PC-Festplatten müssen vollständig gelöscht werden

BERLIN (all). Bei Betrieben und Privatanwendern gibt es erhebliche Defizite beim sicheren Löschen der Daten auf Computer-Festplatten. Das ist das Ergebnis der Studie "Deutschland Deine Daten" des Unternehmens O & O Software.

Nur zehn Prozent der Anwender löschen vor dem Verkauf oder der Weitergabe die Festplatte vollständig. Die übrigen Festplatten enthielten private Daten wie gescannte Unterschriften, Personalausweise oder Kontozugangsdaten mit TAN- und PIN-Codes für Online-Banking und die Geldabhebung am Automaten.

Die Autoren der Studie fanden sogar zwei Festplatten einer Krankenkasse, auf der nicht nur der interne Schriftverkehr der Mitarbeiter gespeichert war. Dort waren auch Schreiben über die Kostenübernahme an und von Ärzten einschließlich der Patientendaten und Versicherungsnummern abgelegt.

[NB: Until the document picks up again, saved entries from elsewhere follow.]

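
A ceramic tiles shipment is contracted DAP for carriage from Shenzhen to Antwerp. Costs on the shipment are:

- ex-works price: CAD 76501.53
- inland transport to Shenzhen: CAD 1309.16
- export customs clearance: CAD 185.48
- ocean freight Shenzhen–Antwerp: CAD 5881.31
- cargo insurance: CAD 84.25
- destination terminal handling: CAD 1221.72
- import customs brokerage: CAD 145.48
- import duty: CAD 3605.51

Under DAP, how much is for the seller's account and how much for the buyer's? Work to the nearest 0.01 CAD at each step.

DAP: the seller bears all costs to the named destination except import duty and clearance.
Seller's account: goods 76501.53 + inland to port 1309.16 + export clearance 185.48 + freight 5881.31 + insurance 84.25 + destination terminal 1221.72 = 85183.45
Buyer's account: brokerage 145.48 + duty 3605.51 = 3750.99

Seller: CAD 85183.45; buyer: CAD 3750.99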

"Ich möchte als Patient meine Krankheitsgeschichte nur ungern zum Schnäppchenpreis bei Ebay sehen", sagt Olaf Kehrer, Geschäftsführer von O & O. Für die Studie hatte das Unternehmen gebrauchte Festplatten bei dem Internet-Auktionshaus erstanden.

Drei Viertel der Anwender sind sich nicht bewußt, daß Altdaten auf Festplatten auch nach der Formatierung wiederherstellbar sind. Um Daten vollständig zu löschen, müssen spezielle Löschprogramme eingesetzt werden, oder die Festplatte muß zerstört werden.